= IEEE 802.11mc =

Task Group mc (TGmc) of the IEEE 802.11 Working Group, sometimes referred to as IEEE 802.11mc, was the third maintenance/revision group for the IEEE 802.11 WLAN standards. Its purpose was to incorporate accumulated maintenance changes (editorial and technical corrections) into IEEE Std 802.11-2012, and roll up approved amendments into the standard.

The work by TGmc resulted in the publication of IEEE Std 802.11-2016 in 2016.

TGmc has ceased its operation. Maintenance/revision for IEEE Std 802.11-2016 is being handled by TGmd.

== Amendments rolled-In ==
Following amendments were incorporated by TGmc on top of IEEE Std 802.11-2012:
- IEEE Std 802.11ae-2012
- IEEE Std 802.11aa-2012
- IEEE Std 802.11ad-2012
- IEEE Std 802.11ac-2013
- IEEE Std 802.11af-2013

== Wi-Fi Round Trip Time ==

While it is not the main purpose of the maintenance/revision group, some features deemed not big enough to require a full Task Group within the IEEE 802.11 WG are sometimes added to the IEEE 802.11 standard via the maintenance/revision group.

The main feature added through TGmc is commonly known as Wi-Fi Round Trip Time (Wi-Fi RTT). It allows computing devices to measure the distance to nearby Wi-Fi access points (APs) and determine their indoor location with a precision of 1–2 metres using round-trip delay.
The accuracy is better than estimations with trilateration based on received signal strength indication (RSSI).

=== Concept ===
With a single Wi-Fi access point, only a distance measurement is available. With three or more nearby APs, an app can trilaterate a device's location with an accuracy of one to two meters.

The technology operation principle is based on time delay in signal reception and transmission - the time necessary for sending a signal and the time required for receiving its confirmation have to be taken into account. The system calculates this time span and then multiplies it by the speed of light.

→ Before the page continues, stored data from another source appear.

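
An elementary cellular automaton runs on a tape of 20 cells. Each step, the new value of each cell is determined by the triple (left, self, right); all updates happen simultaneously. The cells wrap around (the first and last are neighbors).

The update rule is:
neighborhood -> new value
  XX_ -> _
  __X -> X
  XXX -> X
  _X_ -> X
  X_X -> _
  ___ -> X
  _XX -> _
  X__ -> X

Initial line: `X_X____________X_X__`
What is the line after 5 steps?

step 1: X_XXXXXXXXXXXXXX_XXX
step 2: ___XXXXXXXXXXXX___XX
step 3: XXX_XXXXXXXXXX_XXX__
step 4: _X___XXXXXXXX___X_XX
step 5: _XXXX_XXXXXX_XXXX___

_XXXX_XXXXXX_XXXX___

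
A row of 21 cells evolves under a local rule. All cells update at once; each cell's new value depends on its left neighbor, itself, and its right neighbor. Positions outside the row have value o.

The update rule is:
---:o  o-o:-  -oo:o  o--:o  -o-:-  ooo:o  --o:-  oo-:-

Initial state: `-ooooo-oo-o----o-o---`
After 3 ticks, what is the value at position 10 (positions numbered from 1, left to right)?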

Not all devices have the necessary hardware support yet for this feature. Google maintains a list of certified routers, including certain Google Nest, Cisco, and Aruba models.

=== Application ===
With accurate indoor position awareness, apps can perform advanced automation based on where a device is in a building.
For example, a smartphone user can have lights turn on when they enter a particular room by simply making voice commands since the device is location-aware (e.g. "turn on the lights in this room").

The technology makes it possible to create location-based applications and detailed services that let users orient easily inside buildings. In comparison with BLE, the function ensures higher accuracy in defining location and accelerates production processes.

Navigine tested the performance of the Wi-Fi RTT technology and made the conclusion that, subject to the specified requirements, the obtained result exceeds the declared values. Thus, within 95% of the time, the positioning accuracy in the check point is less than 1 m and within 50% of the time, the accuracy figures are kept within the limits of 30 cm. The delay in locating doesn't exceed 1 sec. Such time frames can be achieved by using the function of calculating pedestrian coordinates (PDR) within the particle filter.

=== Android Pie ===
Wi-Fi Round-Trip-Time in Android Pie does not require that the phone connect to any Wi-Fi access points. Only the phone is used to determine distance, not the APs. This feature is also tied into the Android operating system's existing location system to preserve the user's privacy.
Apps using round-trip delay time (RTT) need the location permission, and the device must have location-based services enabled at the system level.

Many smartphone models with the Android 9 or later operating system can calculate the distance to access points. The following devices support Wi-Fi RTT technology: Xiaomi, LG Corporation, Samsung, Google Pixel, Poco X2, Sharp Aquos.